A ban on citrus fruit imports implemented by the European Union in June, resulting in revenue losses of an estimated R200 million for South African exporters, was not political, a local economic development consultancy has said.
According to Trade Research Advisory (TRA), the EU’s decision to protect European imports against fruit that could be infected with false codling moth (FCM) was based on scientific accuracy.
According to reports coming out of Europe, TRA Managing Director Dr Martin Cameron refuted claims that the decision was politically motivated, despite its being made mainly at the behest of Spain, which happens to be South Africa’s biggest competitor in the EU fruit market.

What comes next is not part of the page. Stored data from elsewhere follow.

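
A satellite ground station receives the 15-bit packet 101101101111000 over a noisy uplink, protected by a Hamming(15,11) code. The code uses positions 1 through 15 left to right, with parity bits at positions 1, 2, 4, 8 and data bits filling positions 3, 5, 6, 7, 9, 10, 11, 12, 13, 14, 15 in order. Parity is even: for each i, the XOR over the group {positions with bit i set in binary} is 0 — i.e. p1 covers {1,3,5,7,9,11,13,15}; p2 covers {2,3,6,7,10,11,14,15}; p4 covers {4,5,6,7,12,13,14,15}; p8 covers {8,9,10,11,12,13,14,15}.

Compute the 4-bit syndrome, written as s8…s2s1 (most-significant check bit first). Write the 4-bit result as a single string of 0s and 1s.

0011

s1 (pos 1,3,5,7,9,11,13,15): 1⊕1⊕0⊕1⊕1⊕1⊕0⊕0 = 1
s2 (pos 2,3,6,7,10,11,14,15): 0⊕1⊕1⊕1⊕1⊕1⊕0⊕0 = 1
s4 (pos 4,5,6,7,12,13,14,15): 1⊕0⊕1⊕1⊕1⊕0⊕0⊕0 = 0
s8 (pos 8,9,10,11,12,13,14,15): 0⊕1⊕1⊕1⊕1⊕0⊕0⊕0 = 0
Syndrome s8…s1 = 0011 → error at position 3.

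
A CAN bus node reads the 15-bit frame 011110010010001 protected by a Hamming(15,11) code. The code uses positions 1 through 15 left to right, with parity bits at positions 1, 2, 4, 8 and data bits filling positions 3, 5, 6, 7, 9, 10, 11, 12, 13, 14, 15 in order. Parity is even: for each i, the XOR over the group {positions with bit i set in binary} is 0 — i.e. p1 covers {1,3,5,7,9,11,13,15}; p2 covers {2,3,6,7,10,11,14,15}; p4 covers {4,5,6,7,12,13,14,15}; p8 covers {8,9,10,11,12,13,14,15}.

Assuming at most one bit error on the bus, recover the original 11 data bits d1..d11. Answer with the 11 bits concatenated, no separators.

11000011001

s1 (pos 1,3,5,7,9,11,13,15): 0⊕1⊕1⊕0⊕0⊕1⊕0⊕1 = 0
s2 (pos 2,3,6,7,10,11,14,15): 1⊕1⊕0⊕0⊕0⊕1⊕0⊕1 = 0
s4 (pos 4,5,6,7,12,13,14,15): 1⊕1⊕0⊕0⊕0⊕0⊕0⊕1 = 1
s8 (pos 8,9,10,11,12,13,14,15): 1⊕0⊕0⊕1⊕0⊕0⊕0⊕1 = 1
Syndrome s8…s1 = 1100 → error at position 12.
Flip position 12: 011110010010001 → 011110010011001
Read data bits from positions 3,5,6,7,9,10,11,12,13,14,15: 11000011001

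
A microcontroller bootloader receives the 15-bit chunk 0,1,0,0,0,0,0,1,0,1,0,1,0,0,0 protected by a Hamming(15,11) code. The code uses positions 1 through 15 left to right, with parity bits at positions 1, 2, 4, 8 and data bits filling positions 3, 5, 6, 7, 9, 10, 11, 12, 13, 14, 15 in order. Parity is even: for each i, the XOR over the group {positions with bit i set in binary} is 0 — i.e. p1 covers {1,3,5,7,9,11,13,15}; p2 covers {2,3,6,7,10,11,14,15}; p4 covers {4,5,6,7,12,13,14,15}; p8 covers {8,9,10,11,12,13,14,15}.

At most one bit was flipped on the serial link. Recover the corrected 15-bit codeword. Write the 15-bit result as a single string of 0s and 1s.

010000010100000

s1 (pos 1,3,5,7,9,11,13,15): 0⊕0⊕0⊕0⊕0⊕0⊕0⊕0 = 0
s2 (pos 2,3,6,7,10,11,14,15): 1⊕0⊕0⊕0⊕1⊕0⊕0⊕0 = 0
s4 (pos 4,5,6,7,12,13,14,15): 0⊕0⊕0⊕0⊕1⊕0⊕0⊕0 = 1
s8 (pos 8,9,10,11,12,13,14,15): 1⊕0⊕1⊕0⊕1⊕0⊕0⊕0 = 1
Syndrome s8…s1 = 1100 → error at position 12.
Flip position 12: 010000010101000 → 010000010100000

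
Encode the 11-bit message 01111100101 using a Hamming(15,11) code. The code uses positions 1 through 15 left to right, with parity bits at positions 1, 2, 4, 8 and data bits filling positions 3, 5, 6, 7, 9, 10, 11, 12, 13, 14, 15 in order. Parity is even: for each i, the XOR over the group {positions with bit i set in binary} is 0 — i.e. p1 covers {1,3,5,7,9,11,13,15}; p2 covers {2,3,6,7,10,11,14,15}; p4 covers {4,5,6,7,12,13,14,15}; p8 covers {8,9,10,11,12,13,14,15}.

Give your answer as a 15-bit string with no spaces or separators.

100111101100101

Place data at non-parity positions: p1 p2 0 p4 1 1 1 p8 1 1 0 0 1 0 1
p1 (pos 1,3,5,7,9,11,13,15): XOR of data positions = 0⊕1⊕1⊕1⊕0⊕1⊕1 = 1
p2 (pos 2,3,6,7,10,11,14,15): XOR of data positions = 0⊕1⊕1⊕1⊕0⊕0⊕1 = 0
p4 (pos 4,5,6,7,12,13,14,15): XOR of data positions = 1⊕1⊕1⊕0⊕1⊕0⊕1 = 1
p8 (pos 8,9,10,11,12,13,14,15): XOR of data positions = 1⊕1⊕0⊕0⊕1⊕0⊕1 = 0
Codeword: 100111101100101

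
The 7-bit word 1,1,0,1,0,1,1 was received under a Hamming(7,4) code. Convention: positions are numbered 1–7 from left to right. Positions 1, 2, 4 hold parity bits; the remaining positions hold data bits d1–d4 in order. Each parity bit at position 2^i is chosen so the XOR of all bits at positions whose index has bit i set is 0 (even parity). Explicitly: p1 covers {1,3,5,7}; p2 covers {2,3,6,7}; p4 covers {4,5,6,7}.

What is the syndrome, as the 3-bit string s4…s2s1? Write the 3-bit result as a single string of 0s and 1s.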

However, at the time new phytosanitary regulations came into play to protect Europe against FCM, the Citrus Growers Association (CGA) made a strong argument against the claim that South Africa’s science wasn’t sound enough.
Cameron, though, has said that the EU’s decision was based on logic and was well thought out before it was implemented.
Its introduction meant that South African fruit destined for the Netherlands and Italy idled in port well beyond its initial offloading schedule before the reefer vessels carrying the exports were finally worked.
Offloading only went ahead after extra cooling measures were agreed to.
CGA claimed throughout that up-to-date measures based on globally recognised research standards to combat FCM were being implemented to safeguard South African fruit.